How do you know your container is running? That it is healthy and can accept traffic? Health checks answer these questions for you. They are run periodically by your hosting environment and evaluate if your container works correctly.
Most importantly, the hosting environment automatically restarts your containers when health checks fail. This reduces the likelihood that a container stays in a broken state.
All health checks work by executing a command or HTTP request you defined in a specified interval. After a particular number of failed checks, the container is considered unhealthy.
To enable health checks, you need to set them up first. The exact steps differ whether you use Docker (or Docker Swarm), or Kubernetes. You can find setup instructions for both environments in this article.
When your application is running on bare Docker or on Docker Swarm, Docker Healthchecks are the way to go.
How to use: add HEALTHCHECK <options> CMD <command>
in your Dockerfile.
The <options>
are:
--interval=DURATION
(default 30s)--timeout=DURATION
(default 30s)--start-period=DURATION
(default: 0s) (probe failure during startup is not counted against retry limit)--retries=N
(default 3)The <command>
can by any command you can run inside your container.
Often, curl
is used for this, like HEALTHCHECK CMD curl --fail http://localhost:8080/health || exit 1
.
But: it is beneficial to implement a custom health check using the same runtime as your app. This reduces compatibility issues, image size, and attack surface. For Node.js, a simple health check script can look as follows:
const http = require('http')
const options = {
host: 'localhost',
port: '8080',
timeout: 2000,
path: '/',
}
const request = http.request(options, (res) => {
console.log(`STATUS: ${res.statusCode}`)
if (res.statusCode === 200) {
process.exit(0)
} else {
process.exit(1)
}
})
request.on('error', function (err) {
console.log('ERROR', err)
process.exit(1)
})
request.end()
Now you can set up health checks in your Dockerfile like:
HEALTHCHECK --interval=12s --timeout=12s --start-period=30s CMD node ./healthcheck.js
Kubernetes doesn't use Docker Healthchecks. They are explicitly disabled within Kubernetes. Instead, Kubernetes has its own tools to determine whether a pod is healthy.
Liveness probes determine whether a pod is running.
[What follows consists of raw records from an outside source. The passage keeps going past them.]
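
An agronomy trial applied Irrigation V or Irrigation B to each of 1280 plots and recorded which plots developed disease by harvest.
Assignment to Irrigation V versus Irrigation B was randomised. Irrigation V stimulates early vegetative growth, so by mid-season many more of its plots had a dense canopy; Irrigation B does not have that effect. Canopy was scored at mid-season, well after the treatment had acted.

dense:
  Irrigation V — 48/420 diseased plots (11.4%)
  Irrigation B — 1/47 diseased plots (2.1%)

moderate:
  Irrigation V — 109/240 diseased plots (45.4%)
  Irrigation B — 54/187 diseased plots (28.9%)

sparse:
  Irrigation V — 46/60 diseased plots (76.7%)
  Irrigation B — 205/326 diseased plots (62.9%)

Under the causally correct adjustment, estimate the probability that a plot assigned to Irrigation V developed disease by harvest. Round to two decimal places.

The stratified and pooled comparisons disagree (Irrigation B wins within each mid-season canopy; Irrigation V wins overall), so the answer turns on the causal role of mid-season canopy.
Mid-season canopy here is a post-treatment variable shaped by the irrigation; conditioning on it would introduce bias rather than remove it. The overall comparison is the causal one.
So P(outcome | do(Irrigation V)) is just the pooled rate for Irrigation V: 203/720 = 0.282.

0.28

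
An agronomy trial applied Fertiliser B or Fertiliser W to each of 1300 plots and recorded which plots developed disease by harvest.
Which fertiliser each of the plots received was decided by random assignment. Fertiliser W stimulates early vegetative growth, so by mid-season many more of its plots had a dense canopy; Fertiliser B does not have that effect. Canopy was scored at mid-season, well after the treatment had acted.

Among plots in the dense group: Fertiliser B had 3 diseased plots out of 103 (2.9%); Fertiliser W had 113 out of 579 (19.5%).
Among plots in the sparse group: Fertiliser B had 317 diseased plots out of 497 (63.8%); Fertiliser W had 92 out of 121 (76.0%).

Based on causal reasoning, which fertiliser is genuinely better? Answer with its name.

The stratified and pooled comparisons disagree (Fertiliser B wins within each mid-season canopy; Fertiliser W wins overall), so the answer turns on the causal role of mid-season canopy.
Mid-season canopy here is a post-treatment variable shaped by the fertiliser; conditioning on it would introduce bias rather than remove it. The overall comparison is the causal one.
Pooled: Fertiliser B 53.3% vs Fertiliser W 29.3%; Fertiliser W is lower overall.

Fertiliser W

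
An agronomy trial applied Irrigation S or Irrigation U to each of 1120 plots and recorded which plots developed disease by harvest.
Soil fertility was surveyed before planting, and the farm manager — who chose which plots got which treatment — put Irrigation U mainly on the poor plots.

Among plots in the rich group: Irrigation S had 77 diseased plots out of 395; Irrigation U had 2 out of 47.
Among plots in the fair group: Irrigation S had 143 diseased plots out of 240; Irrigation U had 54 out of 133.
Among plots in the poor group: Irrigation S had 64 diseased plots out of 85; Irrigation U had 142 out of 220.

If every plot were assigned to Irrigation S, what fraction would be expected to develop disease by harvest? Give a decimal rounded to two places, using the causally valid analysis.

0.48

The soil fertility-specific comparison favours Irrigation U throughout, but the pooled figures favour Irrigation S. The question is whether to condition on soil fertility.
Since soil fertility is a pre-existing factor (not a product of the irrigation) and it affects the outcome on its own, it is a confounder. The stratified rates, not the pooled rate, identify the causal effect.
Standardising Irrigation S to the population soil fertility mix: 0.395·77/395 + 0.333·143/240 + 0.272·64/85 = 0.480.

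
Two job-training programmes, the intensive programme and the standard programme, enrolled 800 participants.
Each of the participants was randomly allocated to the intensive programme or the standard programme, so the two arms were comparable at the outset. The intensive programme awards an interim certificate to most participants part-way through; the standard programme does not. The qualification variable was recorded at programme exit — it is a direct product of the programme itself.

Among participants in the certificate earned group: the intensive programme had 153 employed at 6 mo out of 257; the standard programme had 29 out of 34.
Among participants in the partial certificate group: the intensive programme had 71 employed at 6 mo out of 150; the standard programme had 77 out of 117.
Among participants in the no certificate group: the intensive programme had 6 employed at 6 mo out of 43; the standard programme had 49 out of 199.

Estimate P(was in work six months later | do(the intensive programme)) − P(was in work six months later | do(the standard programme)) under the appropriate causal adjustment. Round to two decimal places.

+0.07

Qualification attained during the programme here is a post-treatment variable shaped by the programme; conditioning on it would introduce bias rather than remove it. The overall comparison is the causal one.
The causal difference is the pooled difference: 0.511 − 0.443 = +0.068.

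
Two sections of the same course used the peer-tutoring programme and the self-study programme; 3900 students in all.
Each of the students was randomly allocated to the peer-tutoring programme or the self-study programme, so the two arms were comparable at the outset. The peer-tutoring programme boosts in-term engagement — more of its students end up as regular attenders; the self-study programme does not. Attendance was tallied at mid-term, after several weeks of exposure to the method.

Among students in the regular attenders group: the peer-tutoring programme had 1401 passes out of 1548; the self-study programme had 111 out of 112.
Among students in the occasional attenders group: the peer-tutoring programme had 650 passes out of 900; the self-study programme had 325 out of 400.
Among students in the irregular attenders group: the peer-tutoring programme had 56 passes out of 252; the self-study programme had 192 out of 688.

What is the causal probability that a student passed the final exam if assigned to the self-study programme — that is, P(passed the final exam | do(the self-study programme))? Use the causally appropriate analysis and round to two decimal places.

0.52

The distribution of mid-term attendance is itself part of what the teaching method does — it is an intermediate outcome. Holding it fixed would remove that part of the effect; the total effect is the pooled difference.
So P(outcome | do(the self-study programme)) is just the pooled rate for the self-study programme: 628/1200 = 0.523.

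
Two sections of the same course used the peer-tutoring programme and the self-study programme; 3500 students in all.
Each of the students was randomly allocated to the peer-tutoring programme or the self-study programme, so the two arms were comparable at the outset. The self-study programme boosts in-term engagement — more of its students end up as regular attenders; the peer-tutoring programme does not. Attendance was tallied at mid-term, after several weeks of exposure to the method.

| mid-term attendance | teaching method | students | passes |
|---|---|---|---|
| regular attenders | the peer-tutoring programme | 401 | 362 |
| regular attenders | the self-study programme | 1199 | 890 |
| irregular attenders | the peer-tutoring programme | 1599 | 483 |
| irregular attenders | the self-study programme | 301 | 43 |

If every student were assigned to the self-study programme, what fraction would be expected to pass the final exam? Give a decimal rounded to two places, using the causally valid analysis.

0.62

Mid-term attendance is recorded after the teaching method and is itself shifted by it — it sits on the causal path from teaching method to outcome. Conditioning on a mediator would strip out part of the effect we want; the pooled comparison gives the total causal effect.
So P(outcome | do(the self-study programme)) is just the pooled rate for the self-study programme: 933/1500 = 0.622.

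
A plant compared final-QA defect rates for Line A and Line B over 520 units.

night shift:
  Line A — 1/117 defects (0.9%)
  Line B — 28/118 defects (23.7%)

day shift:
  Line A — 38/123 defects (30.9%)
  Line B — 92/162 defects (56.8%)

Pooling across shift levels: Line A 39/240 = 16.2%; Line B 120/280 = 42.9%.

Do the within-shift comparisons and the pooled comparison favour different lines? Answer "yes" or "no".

Within each shift level (night shift 0.9% vs 23.7%; day shift 30.9% vs 56.8%), Line A has the lower rate every time. Pooled: 16.2% vs 42.9% — Line A has the lower rate overall. They agree.

no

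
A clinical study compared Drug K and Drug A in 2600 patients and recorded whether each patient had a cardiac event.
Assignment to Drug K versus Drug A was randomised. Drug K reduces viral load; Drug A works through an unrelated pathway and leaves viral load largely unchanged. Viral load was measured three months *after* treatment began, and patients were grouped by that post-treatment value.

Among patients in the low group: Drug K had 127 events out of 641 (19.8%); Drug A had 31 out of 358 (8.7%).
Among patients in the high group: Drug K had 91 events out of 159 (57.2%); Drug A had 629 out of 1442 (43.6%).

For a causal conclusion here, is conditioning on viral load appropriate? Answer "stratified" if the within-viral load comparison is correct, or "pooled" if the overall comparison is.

pooled

The stratified and pooled comparisons disagree (Drug A wins within each viral load; Drug K wins overall), so the answer turns on the causal role of viral load.
The distribution of viral load is itself part of what the drug does — it is an intermediate outcome. Holding it fixed would remove that part of the effect; the total effect is the pooled difference.
Pooled: Drug K 27.3% vs Drug A 36.7%; Drug K is lower overall.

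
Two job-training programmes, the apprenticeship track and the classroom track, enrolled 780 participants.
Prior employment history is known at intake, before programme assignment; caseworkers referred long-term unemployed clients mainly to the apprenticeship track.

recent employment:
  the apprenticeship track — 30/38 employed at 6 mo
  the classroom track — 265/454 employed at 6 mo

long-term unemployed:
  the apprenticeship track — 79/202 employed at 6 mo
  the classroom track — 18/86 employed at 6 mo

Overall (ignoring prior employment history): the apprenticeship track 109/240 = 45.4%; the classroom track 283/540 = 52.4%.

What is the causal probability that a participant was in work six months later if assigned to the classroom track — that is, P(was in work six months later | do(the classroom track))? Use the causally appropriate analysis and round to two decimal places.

The prior employment history-specific comparison favours the apprenticeship track throughout, but the pooled figures favour the classroom track. The question is whether to condition on prior employment history.
Nothing the programme does changes prior employment history; the imbalance is an allocation artefact. With prior employment history also predicting the outcome, the pooled figure is confounded, and the within-stratum comparison is the causal one.
Standardising the classroom track to the population prior employment history mix: 0.631·265/454 + 0.369·18/86 = 0.445.

0.45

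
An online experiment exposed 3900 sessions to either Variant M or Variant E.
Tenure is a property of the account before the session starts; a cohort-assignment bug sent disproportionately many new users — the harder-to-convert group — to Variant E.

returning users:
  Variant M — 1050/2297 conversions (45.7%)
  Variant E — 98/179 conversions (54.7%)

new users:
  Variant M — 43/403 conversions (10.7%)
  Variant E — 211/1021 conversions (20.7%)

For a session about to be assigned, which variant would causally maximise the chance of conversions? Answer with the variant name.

Variant E

Variant E is higher inside every user tenure stratum but Variant M is higher in aggregate. Whether to stratify depends on how user tenure relates to the variant.
User tenure differs across variants for reasons unrelated to any effect of the variant itself, and it separately predicts the outcome — a classic confounder. We must compare within user tenure levels.
Within each level — returning users: 45.7% vs 54.7%; new users: 10.7% vs 20.7% — Variant E is higher every time.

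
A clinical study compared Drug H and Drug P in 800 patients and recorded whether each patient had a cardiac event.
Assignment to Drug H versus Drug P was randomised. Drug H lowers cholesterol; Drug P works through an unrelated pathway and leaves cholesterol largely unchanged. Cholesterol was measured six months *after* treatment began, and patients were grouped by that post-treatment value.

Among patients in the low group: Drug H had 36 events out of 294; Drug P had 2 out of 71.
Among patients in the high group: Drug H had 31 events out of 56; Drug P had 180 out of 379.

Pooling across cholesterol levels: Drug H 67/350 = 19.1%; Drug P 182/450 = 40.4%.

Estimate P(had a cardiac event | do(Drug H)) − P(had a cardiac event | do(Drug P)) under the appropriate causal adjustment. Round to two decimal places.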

If the number of failed liveness probes reaches the failureThreshold
, that pod will be killed (restarted).
Example for command probe:
livenessProbe:
exec:
command:
- cat
- /tmp/healthy
initialDelaySeconds: 5
periodSeconds: 5
failureThreshold: 2
Example for HTTP probe:
livenessProbe:
httpGet:
path: /health
port: 8080
httpHeaders:
- name: Custom-Header
value: Awesome
initialDelaySeconds: 3
periodSeconds: 3
For options and default values, see the official documentation.
Readiness probes determine whether a pod can receive traffic. A Kubernetes pod may be alive but not ready, e.g., when it is processing large amounts of data. In such a situation, you can make the liveness pass and fail the readiness probes, e.g., by using different HTTP endpoints for both.
Readiness probes have the same configuration options as liveness probes.
Just use readinessProbe
instead of the livenessProbe
in your YAML file.
Startup probes can help with legacy applications that take a long time to start.
You usually want to define the same probe as for liveness probes, but with a longer timeout.
What you want is to set up a startup probe with the same check as in your liveness probe, with failureThreshold * periodSeconds
long enough for your worst-case startup time.
When you define a startup probe, the liveness probes start only after the first startup probe passed.
Example:
ports:
- name: liveness-port
containerPort: 8080
hostPort: 8080
livenessProbe:
httpGet:
path: /health
port: liveness-port
failureThreshold: 1
periodSeconds: 10
startupProbe:
httpGet:
path: /health
port: liveness-port
failureThreshold: 30
periodSeconds: 10
For services that offer an HTTP interface, you can use any GET route (e.g., index.html
) for health checks.
You can also support advanced health checks in your service by implementing a custom route like /health
.
That route could, e.g., check that the database connection is available.
Health checks help to keep your services online by restarting them when they enter a failure state.
Do you use health checks in your applications? If not, open the last app you worked on and go to your Dockerfile or Kubernetes YAML file. Validate that you use one of the health checks from above. If you have no custom health endpoint in your service by now, evaluate if that would be a good option.